# low level water cooloing.



## darklord_v (Nov 28, 2008)

how much will it cost me to water cool my pc???????telll me the minimum amount which i would need to spend for water cooling.....
my specs
intel dual core
intel dg31pr
1 gb ram
xfx 8400se


----------



## forcifer (Nov 20, 2005)

umm for a relatively quiet system but not powerful at all, around $200,


----------



## Hardwarenerd (Sep 24, 2008)

i dont know if anyone is still checking this post, but if you are interested, i could give you a couple of cheap and easy solutions... are you looking for fancy and inexpensive, but more maintainence? or simple and inexpensive, both are viable options. You could build a watercooling system for close to $100 USD.


----------



## darklord_v (Nov 28, 2008)

just maintainance


----------



## Hardwarenerd (Sep 24, 2008)

darklord_v said:


> just maintainance


? maintainance of what?


----------



## dai (Jul 2, 2004)

i think he is asking you


----------



## darklord_v (Nov 28, 2008)

just the cpu...nothing else...or could you suggest some good cpu fans..


----------



## Hardwarenerd (Sep 24, 2008)

1. here is a kit that i used, it is good to start, and relatively inexpensive the evercool WC-202 which you can purchase for around $100 USD, it includes waterblock, pump, reservoir, and digital readout. It is pretty easy to install, just make sure that it is easy to access, because you will need to refill every couple of weeks, and you will need ventilation above the radiator, so you will need the top drive bay available.

If you will stay air cooling, i strongly advise a zalman fan, they make some interesting designs, and around $60 usd, and work like a charm, although the fins are really sharp (have cut myself a number of times)


----------



## darklord_v (Nov 28, 2008)

thx but can you bring it down a bit around 40-30 usd..i just need a fan to keep things running smooth cause i havent overclocked yet


----------



## Hardwarenerd (Sep 24, 2008)

here is a couple of good ones, going from most expensive to least...

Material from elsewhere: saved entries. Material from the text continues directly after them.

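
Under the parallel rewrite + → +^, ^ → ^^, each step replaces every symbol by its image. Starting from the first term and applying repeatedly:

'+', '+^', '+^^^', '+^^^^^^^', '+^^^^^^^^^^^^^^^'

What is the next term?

+^^^^^^^^^^^^^^^^^^^^^^^^^^^^^^^

Applying the rule to each of the 16 symbols of +^^^^^^^^^^^^^^^ gives the pieces +^ ^^ ^^ ^^ ^^ ^^ ^^ ^^ ^^ ^^ ^^ ^^ ^^ ^^ ^^ ^^, which concatenate to the answer.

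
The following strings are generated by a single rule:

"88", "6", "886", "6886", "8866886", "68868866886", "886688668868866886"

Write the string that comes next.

This is a Fibonacci-style word recurrence s(k) = s(k−2)·s(k−1): e.g. 88·6 = 886.
So term 8 is 68868866886·886688668868866886.

68868866886886688668868866886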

http://www.newegg.com/Product/Product.aspx?Item=N82E16835118119

http://www.newegg.com/Product/Product.aspx?Item=N82E16835118104

http://www.newegg.com/Product/Product.aspx?Item=N82E16835118035

all are just air fans, there is no real way to get a watercooling setup for 30-40, and if there was, you would not want it. With most of these fans, they will keep your proc quite a bit cooler, and overclockable, just not as much as water will.


----------